Pardo, che avrebbe voluto essere ovunque piuttosto che lì, scosse il capo come a dire che se lo aspettava.

Sara si sporse in avanti. «Potrei fingere di essere bene informata sul suo conto, e le garantisco che ci metterei un minuto a convincerla. Invece mi limito a una semplice deduzione: lei è malato, eppure ha una determinazione incrollabile, e l’esperienza mi insegna che l’unica forza capace di giustificare una tenacia simile è la vendetta.»

Fusco tacque, osservando Sara con un’espressione indecifrabile.
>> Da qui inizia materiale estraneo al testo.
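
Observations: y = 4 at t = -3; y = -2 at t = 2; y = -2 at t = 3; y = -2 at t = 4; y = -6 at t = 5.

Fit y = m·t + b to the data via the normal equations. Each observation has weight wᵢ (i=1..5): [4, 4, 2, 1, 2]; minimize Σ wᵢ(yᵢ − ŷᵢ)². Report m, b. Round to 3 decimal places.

The normal equations are: 136·m + 16·b = -144;  16·m + 13·b = -10.
Eliminating b: 13·(row 1) − 16·(row 2) gives 1512·m = 13·(-144) − 16·(-10) = -1712, so m = -214/189.
Then b = ((-10) − 16·(-214/189))/13 = 118/189.

m = -1.132, b = 0.624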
Davide giocherellava col cucchiaino del caffè per darsi un tono. I turisti anglofoni continuavano a ripetere «Wonderful», il naso all’insù, rivolto verso gli stucchi e gli affreschi che adornavano la sala.

Alla fine l’uomo mormorò:

«No, non è la vendetta. Sognavo di essere un poliziotto e lo sono stato per tutta la vita. Un poliziotto, signora, non vuole vendetta, pretende solo giustizia».

Davide annuì convinto. «Ah, questo è certo, Fusco.»

Angelo lo fulminò con lo sguardo. «Tu sei lo schifo della categoria, Pardo. Non metterti in mezzo.»

L’ispettore ammutolì, offesissimo.

Sara intervenne:

«Per ora non aggiungo altro nel suo stesso interesse, ma sono stata anch’io un poliziotto. Si fidi di me».

I tre smisero di parlare, mentre intorno a loro si accavallavano rumorosi apprezzamenti sulla bontà delle sfogliatelle e sulla raffinatezza degli acquerelli.

Poi Fusco si rivolse a Davide:

«Ti ritengo responsabile, Pardo. Non dimenticarlo».

L’ispettore allargò le braccia:

«E figurati se non ero responsabile».

L’ex poliziotto tornò a guardare Sara negli occhi. «Il 14 maggio 1990 una ragazza di vent’anni, che lavorava in una libreria antiquaria in città, è uscita dal negozio e non è mai tornata a casa. Si chiamava Ada ed era mia sorella.»